Hi Ivo,
I was referring to something different. The Color Module applies a R/G bias correction applied to the whole image. I am talking about the software checking the pixel's R/G levels first and in case the correleation was high (i.e. similar R/G values), the filter would add the same absolut amount of R&G. If the correlation is low, it would leave R/G levels alone. Same below a certain threshold.
Example 1: a yellow star without LP filter may have R=90% & G=90%. With a LP filter on, yellow is reduced, but because stars are black body radiators, we would still see quite equal R/G values let's say R=70% & G=70%. All the Tool would do is detect this correlation (R/G=1) and boost R & G by the same level amount (not percentage!) which effectively adds yellow and restores the initial brightness of the yellow tone.
Example 2: an orange star without LP filter may have R=90% & G=60%. With a LP filter on, the yellow is reduced, but we would still see similar R/G values let say R=70% & G=35%. The star has now become very orange. This is what we see on LP shots, the yellow stars turn into either green or orange! All the Tool would do is detect the correlation (R/G=0,5) and boost R & G by the same level amount (not percentage!), yet with a smaller amount. This effectively adds yellow to the orange star only and turns its hue back towards a more yellow orange. Same is for "greenish" stars that are actuallly yellow-white.
Example 3: An O-III region shows 90% G but only 10% G. The tool would not see correlation between R&G channels hence leave the pixels alone and NOT add yellows here. Similar is for H-alpha with high R and low G.
Example 4: H-II regions with both H-alpha and H-beta. This is would make the tool work "in error". One may work on a Star Mask or increase the threshold, so it wold work on light yellow stars only.
Example5: Dark background may have a high correlation, but will be under a threshold below the Filter would not work, so black will not be changed.
Example 6: A white star may have R=G=B=70%. It would have sight yellow added, due to high correlation between R&G. This helps turning the rather hollow "LED" white tone more into a natural white as yellows become present again.
And that's the differences to the Color Module:
- it will add a yellow amount (same amount of R&G) instead of applying a constant factor to the R resp. G.
- it would do so depending on the actual pixel content, instead of applying a constant "yellow filter" to all selected pixels
- by doing so it would shift light orange and light green hues towards yellow, effectively widening the spectral coverage - in other words: recreate the lost yellows of black body radiators per pixel.
- It would leave all pixels of different hues alone, i.e. work selectively
I agree recreating colors is fundamentally not possible. This approach will surely fail shooting a natural landscape with LP filters. Yet, I think it still would improve stars & galaxies, because luckily these are black body radiators which preserve some color information even if small portions got cut.The only other objects in Deep Sky would be Gas clouds with low correlation (except H-beta, example 4). Hence I think it would work.

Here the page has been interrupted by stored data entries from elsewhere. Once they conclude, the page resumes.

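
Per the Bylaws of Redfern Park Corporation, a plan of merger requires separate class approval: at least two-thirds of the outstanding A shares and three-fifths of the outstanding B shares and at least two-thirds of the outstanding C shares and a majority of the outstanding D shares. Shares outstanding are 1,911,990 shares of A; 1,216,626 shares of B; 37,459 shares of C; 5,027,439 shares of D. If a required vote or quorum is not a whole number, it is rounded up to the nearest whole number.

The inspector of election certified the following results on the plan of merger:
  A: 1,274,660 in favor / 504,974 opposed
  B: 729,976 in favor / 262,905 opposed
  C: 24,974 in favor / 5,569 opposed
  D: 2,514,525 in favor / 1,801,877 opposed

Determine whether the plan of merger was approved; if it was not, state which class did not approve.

Approved — every class gave the required vote.

A: 2/3 of 1911990 = 1274660; 1,274,660 required, 1,274,660 in favor — approved.
B: 3/5 of 1216626 = 729975.60, rounded up to 729976; 729,976 required, 729,976 in favor — approved.
C: 2/3 of 37459 = 24972.67, rounded up to 24973; 24,973 required, 24,974 in favor — approved.
D: a majority of 5027439 is 2513720; 2,513,720 required, 2,514,525 in favor — approved.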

And yes, I agree this is not a scientific approach like shooting an extra color stack but the again LP filters aren't! Yet this feature would help improve shots of all the folks that need LPs and may not have the time for extensive nightshifts
. But the math for that would be rather simple - probably a small set of wide and narrow gauss curve responses for the R&G correlation would do, along with a threshold plus a total "strength" parameter to control the "yellow" amount.